You seem to be misunderstanding how equity splits work and what happens with the mortgage.
The house value is £280k, the outstanding mortgage is £45k. That means you are playing with £235k of equity. That's the bit you own and the only bit that comes into the split.
If you were to go down a 60/40 route in your favour. You get £141k of equity and he gets £94,000. The remaining mortgage doesn't come into it.
You then have options. If you want to keep the house, you take over the remaining £45k mortgage, and you eventually buy the rest of it. Or, you sell, walk away with your £141k, and buy somewhere new (either outright or by adding a mortgage).
If you only give him £60k. That's 25.5%, giving you 74.5% of the assets. You'd have £175,000 of equity.
If all you're splitting is the house, a judge is unlikely to look on this as a fair or equitable arrangement. A PP mentioned they'd got a similar split, but that's because they'd offset the pension. So the overall asset split was back to 60/40. If you could prove he had a bigger pension or tons of savings or went after the business, you might be able to offset similarly. But if all that's on the table is the house, I'd be surprised if he went for this, and it would be unlikely in court.

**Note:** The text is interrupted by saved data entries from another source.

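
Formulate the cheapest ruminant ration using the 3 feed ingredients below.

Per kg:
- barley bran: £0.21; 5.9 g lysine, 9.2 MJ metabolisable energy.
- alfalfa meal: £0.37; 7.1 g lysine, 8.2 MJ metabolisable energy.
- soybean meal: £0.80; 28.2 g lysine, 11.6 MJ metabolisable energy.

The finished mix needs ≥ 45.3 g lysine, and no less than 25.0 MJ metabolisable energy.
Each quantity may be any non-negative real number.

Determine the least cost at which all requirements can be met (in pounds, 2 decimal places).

This is a linear program. Let x1 = kg of barley bran, x2 = kg of alfalfa meal, x3 = kg of soybean meal.
Minimise 0.21x1 + 0.37x2 + 0.8x3 s.t.:
  5.9x1 + 7.1x2 + 28.2x3 ≥ 45.3   (lysine)
  9.2x1 + 8.2x2 + 11.6x3 ≥ 25   (metabolisable energy)
  x1, x2, x3 ≥ 0.
The minimum-cost mix takes nothing from alfalfa meal — only barley bran, soybean meal. The lysine and metabolisable energy requirements are met with equality.
Solving gives x1 = 0.9399, x3 = 1.41.
Objective = 0.21·0.9399 + 0.8·1.41 = 1.3254.

£1.33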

Your confusion seems to be around the £45k mortgage, but this is irrelevant. You don't get to deduct that from your share and say "look it's 60/40 now". You can choose to take on that mortgage or not, but what you're haggling over is the existing equity, not the future equity.
If in an alternative universe you both kept paying the mortgage till it was cleared, then he would be owed more than he is now. Because you'd be looking at a share of the full value not the current equity. (He'd need £112k to get 40% - more if house prices rose).
You can't factor your potential choice to pay the outstanding mortgage into the equity split. That's not how it works.